I'd like to know what is causing this.

If I print the array before MPI_Finalize is invoked it works fine.

Answer 1

The most important flaw your program has is how you divide the work. In MPI, every process is executing the main function. Therefore, you must ensure that all the processes execute your summation function if you want them to collaborate on building the result.

You don't need the for loop. Every process is executing the main separately. They just have different curr_proc values, and you can compute which portion of the job they have to perform based on that:

/* assigning jobs to processors */
int chunk_size = 1000 / total_proc;
lowerlimit = curr_proc * chunk_size;
upperlimit = (curr_proc+1) * chunk_size;
partial_sum = summation(upperlimit, lowerlimit);

Then, how the master process receives all the other processes' partial sum is not correct.

• MPI rank values (curr_proc) start form 0 up to MPI_Comm_size output value (total_proc-1).
• Only the process #1 is sending/receiving data.
• You are using the immediate version of send and receive: MPI_Isend and MPI_recv but you are not waiting until those requests are completed. You should use MPI_Waitall for that purpose.
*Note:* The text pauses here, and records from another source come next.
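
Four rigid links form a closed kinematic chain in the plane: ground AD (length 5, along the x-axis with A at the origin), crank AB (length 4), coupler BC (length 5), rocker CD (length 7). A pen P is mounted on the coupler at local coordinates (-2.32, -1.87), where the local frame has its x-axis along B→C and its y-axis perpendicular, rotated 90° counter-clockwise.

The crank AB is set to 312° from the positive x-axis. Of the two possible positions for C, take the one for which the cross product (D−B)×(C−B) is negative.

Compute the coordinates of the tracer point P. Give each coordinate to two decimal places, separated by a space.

-0.21 -2.24

A=(0,0), D=(5.00,0)
B = A + 4.00·(cos312°, sin312°) = (2.6765, -2.9726)
|BD| = 3.7729
circle(B,5.00) ∩ circle(D,7.00): a=-1.2941, h=4.8296
  candidates: C₊=(-1.9256,-1.0180) cross=18.222; C₋=(5.6847,-6.9664) cross=-18.222
  mode - wants cross < 0 → take C=(5.6847,-6.9664) (cross=-18.222)
ex = (C−B)/|BC| = (0.6016,-0.7988); ey = (0.7988,0.6016)
P = B + -2.32·ex + -1.87·ey = (-0.2130,-2.2445)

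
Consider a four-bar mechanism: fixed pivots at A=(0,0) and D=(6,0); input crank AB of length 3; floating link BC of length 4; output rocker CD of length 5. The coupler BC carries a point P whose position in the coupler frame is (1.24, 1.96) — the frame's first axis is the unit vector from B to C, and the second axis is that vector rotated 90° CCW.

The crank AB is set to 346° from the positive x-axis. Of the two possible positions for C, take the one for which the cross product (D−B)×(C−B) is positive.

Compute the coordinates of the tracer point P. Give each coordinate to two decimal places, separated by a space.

0.75 0.12

A=(0,0), D=(6.00,0)
B = A + 3.00·(cos346°, sin346°) = (2.9109, -0.7258)
|BD| = 3.1732
circle(B,4.00) ∩ circle(D,5.00): a=0.1685, h=3.9964
  candidates: C₊=(2.1609,3.2033) cross=12.682; C₋=(3.9890,-4.5777) cross=-12.682
  mode + wants cross > 0 → take C=(2.1609,3.2033) (cross=12.682)
ex = (C−B)/|BC| = (-0.1875,0.9823); ey = (-0.9823,-0.1875)
P = B + 1.24·ex + 1.96·ey = (0.7531,0.1247)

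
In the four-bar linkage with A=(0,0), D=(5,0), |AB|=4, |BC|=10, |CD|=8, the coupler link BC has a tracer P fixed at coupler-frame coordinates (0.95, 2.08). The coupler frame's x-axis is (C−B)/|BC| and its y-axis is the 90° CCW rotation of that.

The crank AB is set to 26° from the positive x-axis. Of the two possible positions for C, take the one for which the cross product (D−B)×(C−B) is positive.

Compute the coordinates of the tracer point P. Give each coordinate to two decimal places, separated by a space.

5.39 3.17

A=(0,0), D=(5.00,0)
B = A + 4.00·(cos26°, sin26°) = (3.5952, 1.7535)
|BD| = 2.2468
circle(B,10.00) ∩ circle(D,8.00): a=9.1347, h=4.0690
  candidates: C₊=(12.4822,-2.8313) cross=9.142; C₋=(6.1310,-7.9196) cross=-9.142
  mode + wants cross > 0 → take C=(12.4822,-2.8313) (cross=9.142)
ex = (C−B)/|BC| = (0.8887,-0.4585); ey = (0.4585,0.8887)
P = B + 0.95·ex + 2.08·ey = (5.3931,3.1664)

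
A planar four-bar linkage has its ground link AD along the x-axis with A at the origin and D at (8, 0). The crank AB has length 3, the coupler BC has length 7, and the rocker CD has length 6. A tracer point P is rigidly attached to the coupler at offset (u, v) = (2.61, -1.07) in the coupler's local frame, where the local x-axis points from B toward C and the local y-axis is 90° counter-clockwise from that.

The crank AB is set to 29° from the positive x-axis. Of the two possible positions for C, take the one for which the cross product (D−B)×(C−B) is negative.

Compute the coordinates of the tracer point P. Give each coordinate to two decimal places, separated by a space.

2.47 -1.36

A=(0,0), D=(8.00,0)
B = A + 3.00·(cos29°, sin29°) = (2.6239, 1.4544)
|BD| = 5.5694
circle(B,7.00) ∩ circle(D,6.00): a=3.9518, h=5.7778
  candidates: C₊=(7.9474,5.9998) cross=32.179; C₋=(4.9297,-5.1549) cross=-32.179
  mode - wants cross < 0 → take C=(4.9297,-5.1549) (cross=-32.179)
ex = (C−B)/|BC| = (0.3294,-0.9442); ey = (0.9442,0.3294)
P = B + 2.61·ex + -1.07·ey = (2.4733,-1.3624)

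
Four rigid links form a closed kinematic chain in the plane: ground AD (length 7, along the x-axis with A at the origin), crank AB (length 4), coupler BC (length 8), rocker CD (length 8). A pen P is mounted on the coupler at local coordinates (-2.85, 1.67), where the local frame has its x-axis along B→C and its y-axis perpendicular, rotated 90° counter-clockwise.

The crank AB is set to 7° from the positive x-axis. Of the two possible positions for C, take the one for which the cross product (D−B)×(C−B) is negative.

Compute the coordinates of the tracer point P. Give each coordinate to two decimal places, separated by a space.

A=(0,0), D=(7.00,0)
B = A + 4.00·(cos7°, sin7°) = (3.9702, 0.4875)
|BD| = 3.0688
circle(B,8.00) ∩ circle(D,8.00): a=1.5344, h=7.8515
  candidates: C₊=(6.7323,7.9955) cross=24.094; C₋=(4.2379,-7.5080) cross=-24.094
  mode - wants cross < 0 → take C=(4.2379,-7.5080) (cross=-24.094)
ex = (C−B)/|BC| = (0.0335,-0.9994); ey = (0.9994,0.0335)
P = B + -2.85·ex + 1.67·ey = (5.5439,3.3918)

5.54 3.39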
The correct version would be something like the following:

if( curr_proc == 0 ) {
   // master process receives all data
   for( int i = 1; i < total_proc; i++ )
      MPI_Recv( &array[i], MPI_INT, 1, i, 0, MPI_COMM_WORLD );
} else {
   // other processes send data to the master
   MPI_Send( &partial_sum, MPI_INT, 1, 0, 0, MPI_COMM_WORLD );
}

This all-to-one communication pattern is known as gather. In MPI there is a function which already performs this functionality: MPI_Gather.
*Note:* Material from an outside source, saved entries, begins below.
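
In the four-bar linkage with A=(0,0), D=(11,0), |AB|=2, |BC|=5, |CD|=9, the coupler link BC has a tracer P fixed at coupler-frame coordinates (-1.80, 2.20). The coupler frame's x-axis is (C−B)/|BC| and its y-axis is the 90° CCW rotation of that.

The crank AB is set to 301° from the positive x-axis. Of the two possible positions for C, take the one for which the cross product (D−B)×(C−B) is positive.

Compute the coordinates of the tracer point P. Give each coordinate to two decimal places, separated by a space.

A=(0,0), D=(11.00,0)
B = A + 2.00·(cos301°, sin301°) = (1.0301, -1.7143)
|BD| = 10.1162
circle(B,5.00) ∩ circle(D,9.00): a=2.2903, h=4.4446
  candidates: C₊=(2.5340,3.0541) cross=44.963; C₋=(4.0404,-5.7065) cross=-44.963
  mode + wants cross > 0 → take C=(2.5340,3.0541) (cross=44.963)
ex = (C−B)/|BC| = (0.3008,0.9537); ey = (-0.9537,0.3008)
P = B + -1.80·ex + 2.20·ey = (-1.6095,-2.7692)

-1.61 -2.77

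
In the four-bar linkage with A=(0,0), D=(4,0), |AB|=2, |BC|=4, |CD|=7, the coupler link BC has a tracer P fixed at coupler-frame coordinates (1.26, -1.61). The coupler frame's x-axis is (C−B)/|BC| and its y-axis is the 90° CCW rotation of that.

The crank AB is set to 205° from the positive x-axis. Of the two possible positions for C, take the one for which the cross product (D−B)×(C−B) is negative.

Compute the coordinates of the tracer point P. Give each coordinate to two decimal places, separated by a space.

-3.18 -2.37

A=(0,0), D=(4.00,0)
B = A + 2.00·(cos205°, sin205°) = (-1.8126, -0.8452)
|BD| = 5.8737
circle(B,4.00) ∩ circle(D,7.00): a=0.1278, h=3.9980
  candidates: C₊=(-2.2615,3.1295) cross=23.483; C₋=(-1.1109,-4.7832) cross=-23.483
  mode - wants cross < 0 → take C=(-1.1109,-4.7832) (cross=-23.483)
ex = (C−B)/|BC| = (0.1754,-0.9845); ey = (0.9845,0.1754)
P = B + 1.26·ex + -1.61·ey = (-3.1766,-2.3681)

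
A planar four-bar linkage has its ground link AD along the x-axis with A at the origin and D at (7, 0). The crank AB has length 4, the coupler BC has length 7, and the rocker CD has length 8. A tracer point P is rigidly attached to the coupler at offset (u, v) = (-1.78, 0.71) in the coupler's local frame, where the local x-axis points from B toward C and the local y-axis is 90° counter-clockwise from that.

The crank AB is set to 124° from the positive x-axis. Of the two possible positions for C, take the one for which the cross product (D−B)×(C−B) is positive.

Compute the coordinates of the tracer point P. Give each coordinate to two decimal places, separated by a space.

-4.11 2.91

A=(0,0), D=(7.00,0)
B = A + 4.00·(cos124°, sin124°) = (-2.2368, 3.3162)
|BD| = 9.8140
circle(B,7.00) ∩ circle(D,8.00): a=4.1428, h=5.6425
  candidates: C₊=(3.5689,7.2269) cross=55.375; C₋=(-0.2442,-3.3943) cross=-55.375
  mode + wants cross > 0 → take C=(3.5689,7.2269) (cross=55.375)
ex = (C−B)/|BC| = (0.8294,0.5587); ey = (-0.5587,0.8294)
P = B + -1.78·ex + 0.71·ey = (-4.1097,2.9106)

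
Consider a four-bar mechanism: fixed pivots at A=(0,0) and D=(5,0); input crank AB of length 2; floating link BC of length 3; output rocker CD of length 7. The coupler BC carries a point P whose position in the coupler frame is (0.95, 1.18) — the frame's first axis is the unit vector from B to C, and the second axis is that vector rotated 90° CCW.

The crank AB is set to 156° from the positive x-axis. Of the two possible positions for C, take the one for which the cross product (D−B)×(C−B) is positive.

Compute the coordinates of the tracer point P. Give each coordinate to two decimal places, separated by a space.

A=(0,0), D=(5.00,0)
B = A + 2.00·(cos156°, sin156°) = (-1.8271, 0.8135)
|BD| = 6.8754
circle(B,3.00) ∩ circle(D,7.00): a=0.5288, h=2.9530
  candidates: C₊=(-0.9526,3.6832) cross=20.303; C₋=(-1.6514,-2.1814) cross=-20.303
  mode + wants cross > 0 → take C=(-0.9526,3.6832) (cross=20.303)
ex = (C−B)/|BC| = (0.2915,0.9566); ey = (-0.9566,0.2915)
P = B + 0.95·ex + 1.18·ey = (-2.6789,2.0662)

-2.68 2.07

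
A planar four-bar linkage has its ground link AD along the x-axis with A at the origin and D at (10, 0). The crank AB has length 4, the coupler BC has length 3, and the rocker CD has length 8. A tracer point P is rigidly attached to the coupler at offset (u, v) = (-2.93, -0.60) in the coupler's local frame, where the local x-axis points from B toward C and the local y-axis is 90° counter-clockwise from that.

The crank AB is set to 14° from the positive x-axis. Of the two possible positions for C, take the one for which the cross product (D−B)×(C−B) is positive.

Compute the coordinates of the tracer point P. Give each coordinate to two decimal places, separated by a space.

5.34 -1.64

A=(0,0), D=(10.00,0)
B = A + 4.00·(cos14°, sin14°) = (3.8812, 0.9677)
|BD| = 6.1949
circle(B,3.00) ∩ circle(D,8.00): a=-1.3417, h=2.6832
  candidates: C₊=(2.9751,3.8276) cross=16.622; C₋=(2.1368,-1.4730) cross=-16.622
  mode + wants cross > 0 → take C=(2.9751,3.8276) (cross=16.622)
ex = (C−B)/|BC| = (-0.3020,0.9533); ey = (-0.9533,-0.3020)
P = B + -2.93·ex + -0.60·ey = (5.3381,-1.6442)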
Finally, what you intent to perform is known as reduction: take a given amount of numeric values and generate a single output value by continuously performing a single operation (a sum, in your case). In MPI there is a function which does that, too: MPI_Reduce.
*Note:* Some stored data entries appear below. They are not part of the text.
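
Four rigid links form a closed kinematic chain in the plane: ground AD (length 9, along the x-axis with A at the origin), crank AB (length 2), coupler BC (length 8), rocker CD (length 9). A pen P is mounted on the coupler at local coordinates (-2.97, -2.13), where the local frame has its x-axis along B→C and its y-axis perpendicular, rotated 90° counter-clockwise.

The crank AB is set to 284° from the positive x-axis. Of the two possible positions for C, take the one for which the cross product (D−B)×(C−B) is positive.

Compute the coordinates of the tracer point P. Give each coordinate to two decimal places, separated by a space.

1.93 -5.30

A=(0,0), D=(9.00,0)
B = A + 2.00·(cos284°, sin284°) = (0.4838, -1.9406)
|BD| = 8.7345
circle(B,8.00) ∩ circle(D,9.00): a=3.3941, h=7.2443
  candidates: C₊=(2.1836,5.8768) cross=63.275; C₋=(5.4026,-8.2498) cross=-63.275
  mode + wants cross > 0 → take C=(2.1836,5.8768) (cross=63.275)
ex = (C−B)/|BC| = (0.2125,0.9772); ey = (-0.9772,0.2125)
P = B + -2.97·ex + -2.13·ey = (1.9342,-5.2953)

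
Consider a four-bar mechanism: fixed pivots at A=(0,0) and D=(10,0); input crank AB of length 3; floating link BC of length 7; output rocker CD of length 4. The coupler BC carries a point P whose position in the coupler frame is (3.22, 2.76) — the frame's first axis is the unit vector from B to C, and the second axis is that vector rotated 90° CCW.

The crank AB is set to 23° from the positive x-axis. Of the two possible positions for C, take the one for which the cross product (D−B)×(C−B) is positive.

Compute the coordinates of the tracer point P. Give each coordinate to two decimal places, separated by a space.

A=(0,0), D=(10.00,0)
B = A + 3.00·(cos23°, sin23°) = (2.7615, 1.1722)
|BD| = 7.3328
circle(B,7.00) ∩ circle(D,4.00): a=5.9166, h=3.7409
  candidates: C₊=(9.2000,3.9192) cross=27.431; C₋=(8.0040,-3.4664) cross=-27.431
  mode + wants cross > 0 → take C=(9.2000,3.9192) (cross=27.431)
ex = (C−B)/|BC| = (0.9198,0.3924); ey = (-0.3924,0.9198)
P = B + 3.22·ex + 2.76·ey = (4.6401,4.9744)

4.64 4.97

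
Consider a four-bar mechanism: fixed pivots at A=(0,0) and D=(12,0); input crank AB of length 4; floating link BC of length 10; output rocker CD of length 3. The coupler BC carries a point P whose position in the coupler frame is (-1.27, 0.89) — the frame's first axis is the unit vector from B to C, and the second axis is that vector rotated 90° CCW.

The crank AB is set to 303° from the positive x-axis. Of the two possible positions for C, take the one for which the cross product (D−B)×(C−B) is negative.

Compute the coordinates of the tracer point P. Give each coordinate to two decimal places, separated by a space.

A=(0,0), D=(12.00,0)
B = A + 4.00·(cos303°, sin303°) = (2.1786, -3.3547)
|BD| = 10.3786
circle(B,10.00) ∩ circle(D,3.00): a=9.5733, h=2.8899
  candidates: C₊=(10.3039,2.4745) cross=29.993; C₋=(12.1721,-2.9951) cross=-29.993
  mode - wants cross < 0 → take C=(12.1721,-2.9951) (cross=-29.993)
ex = (C−B)/|BC| = (0.9994,0.0360); ey = (-0.0360,0.9994)
P = B + -1.27·ex + 0.89·ey = (0.8774,-2.5109)

0.88 -2.51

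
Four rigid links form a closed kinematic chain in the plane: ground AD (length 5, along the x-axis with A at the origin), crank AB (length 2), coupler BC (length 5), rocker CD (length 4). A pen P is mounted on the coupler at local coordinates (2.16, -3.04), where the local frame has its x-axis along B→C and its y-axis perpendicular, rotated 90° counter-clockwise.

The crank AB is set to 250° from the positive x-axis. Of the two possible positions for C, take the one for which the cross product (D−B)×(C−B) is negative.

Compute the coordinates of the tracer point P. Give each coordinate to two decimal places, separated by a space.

0.10 -5.52

A=(0,0), D=(5.00,0)
B = A + 2.00·(cos250°, sin250°) = (-0.6840, -1.8794)
|BD| = 5.9867
circle(B,5.00) ∩ circle(D,4.00): a=3.7450, h=3.3128
  candidates: C₊=(1.8317,2.4416) cross=19.833; C₋=(3.9116,-3.8491) cross=-19.833
  mode - wants cross < 0 → take C=(3.9116,-3.8491) (cross=-19.833)
ex = (C−B)/|BC| = (0.9191,-0.3939); ey = (0.3939,0.9191)
P = B + 2.16·ex + -3.04·ey = (0.1037,-5.5245)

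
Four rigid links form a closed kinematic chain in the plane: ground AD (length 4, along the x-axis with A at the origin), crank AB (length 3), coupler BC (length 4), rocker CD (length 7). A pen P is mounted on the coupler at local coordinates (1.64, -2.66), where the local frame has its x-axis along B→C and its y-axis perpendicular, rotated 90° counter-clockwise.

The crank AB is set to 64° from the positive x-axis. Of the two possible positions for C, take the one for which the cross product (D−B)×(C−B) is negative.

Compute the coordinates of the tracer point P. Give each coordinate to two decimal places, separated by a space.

A=(0,0), D=(4.00,0)
B = A + 3.00·(cos64°, sin64°) = (1.3151, 2.6964)
|BD| = 3.8051
circle(B,4.00) ∩ circle(D,7.00): a=-2.4337, h=3.1745
  candidates: C₊=(1.8474,6.6608) cross=12.079; C₋=(-2.6515,2.1810) cross=-12.079
  mode - wants cross < 0 → take C=(-2.6515,2.1810) (cross=-12.079)
ex = (C−B)/|BC| = (-0.9917,-0.1288); ey = (0.1288,-0.9917)
P = B + 1.64·ex + -2.66·ey = (-0.6539,5.1229)

-0.65 5.12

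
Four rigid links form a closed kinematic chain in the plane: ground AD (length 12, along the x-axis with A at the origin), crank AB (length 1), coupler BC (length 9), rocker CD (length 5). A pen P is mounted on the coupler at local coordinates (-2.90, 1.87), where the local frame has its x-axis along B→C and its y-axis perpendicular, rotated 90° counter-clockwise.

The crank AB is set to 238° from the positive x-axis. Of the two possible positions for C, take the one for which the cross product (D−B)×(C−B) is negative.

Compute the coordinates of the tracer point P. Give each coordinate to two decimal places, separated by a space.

A=(0,0), D=(12.00,0)
B = A + 1.00·(cos238°, sin238°) = (-0.5299, -0.8480)
|BD| = 12.5586
circle(B,9.00) ∩ circle(D,5.00): a=8.5088, h=2.9325
  candidates: C₊=(7.7615,2.6523) cross=36.828; C₋=(8.1575,-3.1993) cross=-36.828
  mode - wants cross < 0 → take C=(8.1575,-3.1993) (cross=-36.828)
ex = (C−B)/|BC| = (0.9653,-0.2612); ey = (0.2612,0.9653)
P = B + -2.90·ex + 1.87·ey = (-2.8407,1.7146)

-2.84 1.71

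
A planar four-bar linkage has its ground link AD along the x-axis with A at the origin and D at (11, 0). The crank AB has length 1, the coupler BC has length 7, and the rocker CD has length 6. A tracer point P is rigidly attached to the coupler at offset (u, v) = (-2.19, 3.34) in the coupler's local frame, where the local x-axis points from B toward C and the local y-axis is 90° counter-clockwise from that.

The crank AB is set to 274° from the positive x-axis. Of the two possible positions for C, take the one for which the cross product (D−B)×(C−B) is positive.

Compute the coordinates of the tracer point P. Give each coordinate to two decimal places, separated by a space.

-3.64 0.49

A=(0,0), D=(11.00,0)
B = A + 1.00·(cos274°, sin274°) = (0.0698, -0.9976)
|BD| = 10.9757
circle(B,7.00) ∩ circle(D,6.00): a=6.0801, h=3.4689
  candidates: C₊=(5.8094,3.0095) cross=38.073; C₋=(6.4399,-3.8995) cross=-38.073
  mode + wants cross > 0 → take C=(5.8094,3.0095) (cross=38.073)
ex = (C−B)/|BC| = (0.8199,0.5724); ey = (-0.5724,0.8199)
P = B + -2.19·ex + 3.34·ey = (-3.6379,0.4874)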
I strongly suggest you to do some basic guided exercises before trying to make your own. MPI is difficult to understand at the beginning. Building a good base is vital for you to be able to add complexity later on. A hands on tutorial is also a good way of getting started into MPI.

EDIT: Forgot to mention that you don't need to enforce an even divission of the problem size (1000 in this case) by the number of resources (total_proc). Depending on the case, you can either assign the remainder to a single process:

chunk_size = 1000 / total_proc;
if( curr_proc == 0 )
    chunk_size += 1000 % total_proc;

Or balance it as much as possible:

int remainder = curr_proc < ( 1000 % proc )? 1 : 0;
lowerlimit = curr_proc * chunk_size /* as usual */
           + curr_proc;             /* cumulative remainder */
upperlimit = (curr_proc + 1) * chunk_size /* as usual */
           + remainder;                   /* curr_proc remainder */

The second case, the load unbalance will be as much as 1, while in the first case the load unbalance can reach total_proc-1 in the worst case.